Novel Shear Reinforcement for Fiber-Reinforced Polymer-Reinforced and Prestressed Concrete

Abstract

This article presents the findings of research conducted into the shear behavior of fiber-reinforced polymer (FRP)-reinforced and FRP-prestressed concrete beams containing continuous FRP helical transverse reinforcement. The authors contend that for FRP materials to proliferate as internal reinforcement and prestressing tendons for concrete structures, they should be used rationally, lest the indisputable advantages that these materials possess be lost due to poor design. The article reports on 12 tests that were conducted on ordinary reinforced beams and 15 that were conducted on FRP-prestressed concrete beams.
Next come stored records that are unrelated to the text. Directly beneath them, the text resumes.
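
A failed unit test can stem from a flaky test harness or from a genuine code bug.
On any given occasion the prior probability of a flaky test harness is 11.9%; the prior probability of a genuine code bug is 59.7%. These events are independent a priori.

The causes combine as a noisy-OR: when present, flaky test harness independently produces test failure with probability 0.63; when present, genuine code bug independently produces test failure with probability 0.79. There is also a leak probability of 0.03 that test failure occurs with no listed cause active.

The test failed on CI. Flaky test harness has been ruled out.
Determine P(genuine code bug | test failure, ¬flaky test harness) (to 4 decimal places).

Under noisy-OR, P(test failure | causes) = 1 − (1−0.03)·∏(1−qᵢ) over the active causes.
P(test failure | ¬flaky test harness) = 0.03·0.403 + 0.7963·0.597 = 0.012090 + 0.475391 = 0.487481
Of this, 0.475391 comes from 0.7963·0.597 (the genuine code bug=true cases).
Hence the posterior is 0.475391/0.487481 ≈ 0.9752.

P(genuine code bug | test failure, ¬flaky test harness) ≈ 0.9752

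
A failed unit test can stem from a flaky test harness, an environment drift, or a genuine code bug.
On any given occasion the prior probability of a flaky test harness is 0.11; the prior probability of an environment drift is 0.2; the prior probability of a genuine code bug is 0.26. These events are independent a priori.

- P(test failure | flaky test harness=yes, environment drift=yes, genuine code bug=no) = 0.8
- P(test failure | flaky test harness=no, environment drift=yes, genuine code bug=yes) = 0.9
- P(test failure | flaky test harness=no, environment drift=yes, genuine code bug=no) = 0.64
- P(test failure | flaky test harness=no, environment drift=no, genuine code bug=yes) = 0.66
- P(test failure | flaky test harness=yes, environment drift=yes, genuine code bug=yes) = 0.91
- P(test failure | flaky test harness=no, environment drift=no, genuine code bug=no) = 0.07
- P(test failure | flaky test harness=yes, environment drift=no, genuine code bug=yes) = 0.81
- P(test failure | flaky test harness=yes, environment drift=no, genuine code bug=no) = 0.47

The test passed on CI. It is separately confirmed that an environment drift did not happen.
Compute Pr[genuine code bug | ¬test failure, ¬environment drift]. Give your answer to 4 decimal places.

Pr[genuine code bug | ¬test failure, ¬environment drift] ≈ 0.1137

By total probability over the 4 (flaky test harness, genuine code bug) configurations:
  P(¬test failure | ¬environment drift) = 0.93·0.89·0.74 + 0.34·0.89·0.26 + 0.53·0.11·0.74 + 0.19·0.11·0.26
        = 0.612498 + 0.078676 + 0.043142 + 0.005434 = 0.739750
Keeping only the genuine code bug-present terms gives 0.084110, so
  P(genuine code bug | ¬test failure, ¬environment drift) = 0.084110 / 0.739750 ≈ 0.1137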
The results showed that full-depth unbonded rectangular helixes were more effective than unbonded circular helixes for equal quantities of material. When used to resist shear, fully unbonded circular and rectangular helixes had to be spaced at a closer pitch in comparison with fully bonded or intermittently bonded rectangular helixes, to provide a similar increase in failure capacity. In addition, prestress aids FRP-reinforced concrete beams to a greater extent in increasing shear capacity than it does in the case of the equivalent steel-reinforced situation. The authors conclude by presenting comparisons between experimental results and existing design guideline predictions, demonstrating the conservative nature of the ACI-440.1R-03 shear clause.